Technical debt is one of those metaphors that have been extended so far, that it is believed by many to be something tangible. Let’s get real here: Technical debt does not exist. It is just a metaphor for us to realise that our code base may cost us more money than it should, and that is a future view. Sometimes our metaphors become euphemisms, and then it is dangerous. When it comes to technical debt, the less I think of code problems as debt the more I am able to face the problems head on.
Ironically, I did a talk recently on dealing with technical debt. My fundamental position is simple. Either your code base has things that exist as a result of broken principles or it does not. The more principles you break, the more potential problems you have in your code. It is not a problem right now, but it may be a problem in the future.
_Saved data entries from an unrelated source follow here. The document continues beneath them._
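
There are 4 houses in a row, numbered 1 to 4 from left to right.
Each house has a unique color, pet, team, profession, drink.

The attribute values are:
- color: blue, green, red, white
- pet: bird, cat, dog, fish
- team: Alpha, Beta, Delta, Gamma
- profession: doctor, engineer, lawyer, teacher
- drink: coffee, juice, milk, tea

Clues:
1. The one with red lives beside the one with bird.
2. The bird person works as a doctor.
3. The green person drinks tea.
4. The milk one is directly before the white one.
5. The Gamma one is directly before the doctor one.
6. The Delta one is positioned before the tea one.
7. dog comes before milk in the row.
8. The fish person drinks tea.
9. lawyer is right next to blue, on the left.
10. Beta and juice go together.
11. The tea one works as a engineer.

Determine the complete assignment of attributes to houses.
Solution:

House | Color | Pet | Team | Profession | Drink
-----------------------------------------------
  1   | red | dog | Gamma | lawyer | coffee
  2   | blue | bird | Delta | doctor | milk
  3   | white | cat | Beta | teacher | juice
  4   | green | fish | Alpha | engineer | tea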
This future can be a minute away when I run my next test or a year away. If the future is infinitely far away, then it is not a problem at all.
My first prize is to not break principles, so I don’t create potential problems. My second prize is to deal with real problems and just leave the potential problems for the future.
(Warning: I’m drifting into my enlightenment self-reflection, so feel free to stop reading now.)
If I am part of the exploration that is looking for a solution (living in the moment and not outside it as an observer), then I should be aware of principles that I am breaking and I should change course immediately. If I am part of the exploration that is dealing with the potential problem that is now a real problem, than I need to understand the principle that was broken and fix the problem by restoring the principle. Restoring the principle could mean going on a search for the right solution to the original problem, not just trying to fix the problem that is a result of breaking a principle. This problem that broke the principle may just be the wrong solution that we thought was the right solution because we ignored our principles in the first place.
Hmmm, that’s an interesting thought. Karen Greaves asked me if a re-write can be justified and I mumbled something about technology, etc. What tripe! Now I think I’ve just reflected on when a rewrite is justified. When refactoring will not fix the broken principle, then the right solution was never discovered in the first instance. That is also what I mean when I say that clean code is necessary by not sufficient. At factor10, we call this a radical makeover. Radical makeovers are a viable way of getting rid of real problems, and restoring principles.
Heck! This blog post is less about technical debt metaphors than I thought. Oh well, the ride on this journey never stops.
By the way, a huge thank you to Steve for helping me realise that all problems come from breaking principles, in code and in life.